Swamplandia! by Karen Russell 2011
The plot seems unique and the setting is familiar yet intriguing: the mucky Florida Everglades, waters filled with alligators and air fogged with mystery. On the first page we are introduced to the Bigtree Tribe, a white family that lives on the swamp island of Swamplandia! and runs a small adventure park that features alligator wrestlers, swimmers, and a tiny museum dedicated to Grandpa and Grandma Bigtree. The family features three children who are all interchangeably angsty and a mother that dies about twenty pages into the novel. Evidently women do not have the best of luck in Russell’s fictional world seeing as towards the end of the novel the only three female characters that are featured either become naive damsels, dead, or raped. Meanwhile, a father runs off to a casino, a brother runs away to make money, and a grandfather forgets his family altogether.

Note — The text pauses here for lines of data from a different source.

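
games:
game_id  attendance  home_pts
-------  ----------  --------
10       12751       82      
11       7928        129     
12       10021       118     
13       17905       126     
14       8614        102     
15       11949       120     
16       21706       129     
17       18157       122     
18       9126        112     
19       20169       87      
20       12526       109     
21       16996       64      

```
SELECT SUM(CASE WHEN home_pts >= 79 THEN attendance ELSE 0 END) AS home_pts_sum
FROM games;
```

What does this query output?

game_id=10: ✓ → 12751
game_id=11: ✓ → 7928
game_id=12: ✓ → 10021
game_id=13: ✓ → 17905
game_id=14: ✓ → 8614
game_id=15: ✓ → 11949
game_id=16: ✓ → 21706
game_id=17: ✓ → 18157
game_id=18: ✓ → 9126
game_id=19: ✓ → 20169
game_id=20: ✓ → 12526
game_id=21: ✗
home_pts_sum = 12751 + 7928 + 10021 + 17905 + 8614 + 11949 + 21706 + 18157 + 9126 + 20169 + 12526 = 150852

150852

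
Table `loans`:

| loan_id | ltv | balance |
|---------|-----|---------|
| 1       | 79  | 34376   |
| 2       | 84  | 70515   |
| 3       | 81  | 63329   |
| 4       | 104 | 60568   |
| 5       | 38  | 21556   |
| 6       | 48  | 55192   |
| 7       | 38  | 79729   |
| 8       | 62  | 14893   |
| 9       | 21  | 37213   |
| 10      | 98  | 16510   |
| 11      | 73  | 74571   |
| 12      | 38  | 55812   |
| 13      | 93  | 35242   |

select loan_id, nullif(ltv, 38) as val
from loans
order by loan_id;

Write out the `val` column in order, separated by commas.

79, 84, 81, 104, NULL, 48, NULL, 62, 21, 98, 73, NULL, 93

loan_id=1: ltv=79 vs 38: differ → 79
loan_id=2: ltv=84 vs 38: differ → 84
loan_id=3: ltv=81 vs 38: differ → 81
loan_id=4: ltv=104 vs 38: differ → 104
loan_id=5: ltv=38 vs 38: equal → NULL
loan_id=6: ltv=48 vs 38: differ → 48
loan_id=7: ltv=38 vs 38: equal → NULL
loan_id=8: ltv=62 vs 38: differ → 62
loan_id=9: ltv=21 vs 38: differ → 21
loan_id=10: ltv=98 vs 38: differ → 98
loan_id=11: ltv=73 vs 38: differ → 73
loan_id=12: ltv=38 vs 38: equal → NULL
loan_id=13: ltv=93 vs 38: differ → 93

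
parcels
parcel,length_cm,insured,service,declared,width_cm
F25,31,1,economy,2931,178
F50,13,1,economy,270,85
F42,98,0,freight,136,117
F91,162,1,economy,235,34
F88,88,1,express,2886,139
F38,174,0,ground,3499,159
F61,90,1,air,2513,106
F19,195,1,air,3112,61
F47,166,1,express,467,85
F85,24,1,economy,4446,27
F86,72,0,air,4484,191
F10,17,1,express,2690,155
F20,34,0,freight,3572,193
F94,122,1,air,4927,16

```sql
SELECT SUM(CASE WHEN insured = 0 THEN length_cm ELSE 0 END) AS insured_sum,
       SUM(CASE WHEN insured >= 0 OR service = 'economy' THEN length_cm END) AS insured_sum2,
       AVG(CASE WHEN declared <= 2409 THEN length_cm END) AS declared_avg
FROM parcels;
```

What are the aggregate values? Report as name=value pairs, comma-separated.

[insured_sum: insured = 0]
parcel=F25: ✗
parcel=F50: ✗
parcel=F42: ✓ → 98
parcel=F91: ✗
parcel=F88: ✗
parcel=F38: ✓ → 174
parcel=F61: ✗
parcel=F19: ✗
parcel=F47: ✗
parcel=F85: ✗
parcel=F86: ✓ → 72
parcel=F10: ✗
parcel=F20: ✓ → 34
parcel=F94: ✗
insured_sum = 98 + 174 + 72 + 34 = 378
—
[insured_sum2: insured >= 0 OR service = 'economy']
parcel=F25: ✓ → 31
parcel=F50: ✓ → 13
parcel=F42: ✓ → 98
parcel=F91: ✓ → 162
parcel=F88: ✓ → 88
parcel=F38: ✓ → 174
parcel=F61: ✓ → 90
parcel=F19: ✓ → 195
parcel=F47: ✓ → 166
parcel=F85: ✓ → 24
parcel=F86: ✓ → 72
parcel=F10: ✓ → 17
parcel=F20: ✓ → 34
parcel=F94: ✓ → 122
insured_sum2 = 31 + 13 + 98 + 162 + 88 + 174 + 90 + 195 + 166 + 24 + 72 + 17 + 34 + 122 = 1286
—
[declared_avg: declared <= 2409]
parcel=F25: ✗
parcel=F50: ✓ → 13
parcel=F42: ✓ → 98
parcel=F91: ✓ → 162
parcel=F88: ✗
parcel=F38: ✗
parcel=F61: ✗
parcel=F19: ✗
parcel=F47: ✓ → 166
parcel=F85: ✗
parcel=F86: ✗
parcel=F10: ✗
parcel=F20: ✗
parcel=F94: ✗
declared_avg = (13 + 98 + 162 + 166) / 4 = 109.75

insured_sum=378, insured_sum2=1286, declared_avg=109.75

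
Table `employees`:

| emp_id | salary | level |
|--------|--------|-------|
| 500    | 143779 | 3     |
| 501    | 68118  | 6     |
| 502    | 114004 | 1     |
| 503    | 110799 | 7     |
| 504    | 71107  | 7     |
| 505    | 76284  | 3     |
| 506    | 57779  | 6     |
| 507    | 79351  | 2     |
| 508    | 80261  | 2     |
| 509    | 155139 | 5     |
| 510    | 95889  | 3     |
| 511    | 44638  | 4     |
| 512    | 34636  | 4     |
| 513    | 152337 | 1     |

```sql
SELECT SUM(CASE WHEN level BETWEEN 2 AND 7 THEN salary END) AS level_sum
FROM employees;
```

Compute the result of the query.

1017780

emp_id=500: ✓ → 143779
emp_id=501: ✓ → 68118
emp_id=502: ✗
emp_id=503: ✓ → 110799
emp_id=504: ✓ → 71107
emp_id=505: ✓ → 76284
emp_id=506: ✓ → 57779
emp_id=507: ✓ → 79351
emp_id=508: ✓ → 80261
emp_id=509: ✓ → 155139
emp_id=510: ✓ → 95889
emp_id=511: ✓ → 44638
emp_id=512: ✓ → 34636
emp_id=513: ✗
level_sum = 143779 + 68118 + 110799 + 71107 + 76284 + 57779 + 79351 + 80261 + 155139 + 95889 + 44638 + 34636 = 1017780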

I had high expectations for Karen Russell’s Swamplandia! seeing as it was raved about on various media platforms after its debut. However, I was unimpressed. While her prose is quantifiably beautiful and rich, it reads like a college student’s first creative piece - forced and self-conscious albeit pretty. I was disappointed by the characters that I never really did fall in love with, with the female protagonist who appeared to be a whiny nine year old but who was actually an adolescent, or the angsty teenage boy whose angst I could never anchor in the story. I questioned the father’s parenting ethics as he left his two daughters on a swamp island in the Florida Everglades, leaving them both to Persephone-like journeys to the end of the story. I was bored and confused about the action in the book. At first it appeared to be realistic, and then it transitioned into a Gaiman-esque magic surrealism. But in the end a horror of real life slapped you in the face and brought you back to life. I was just queasy after this confusing roller coaster ride.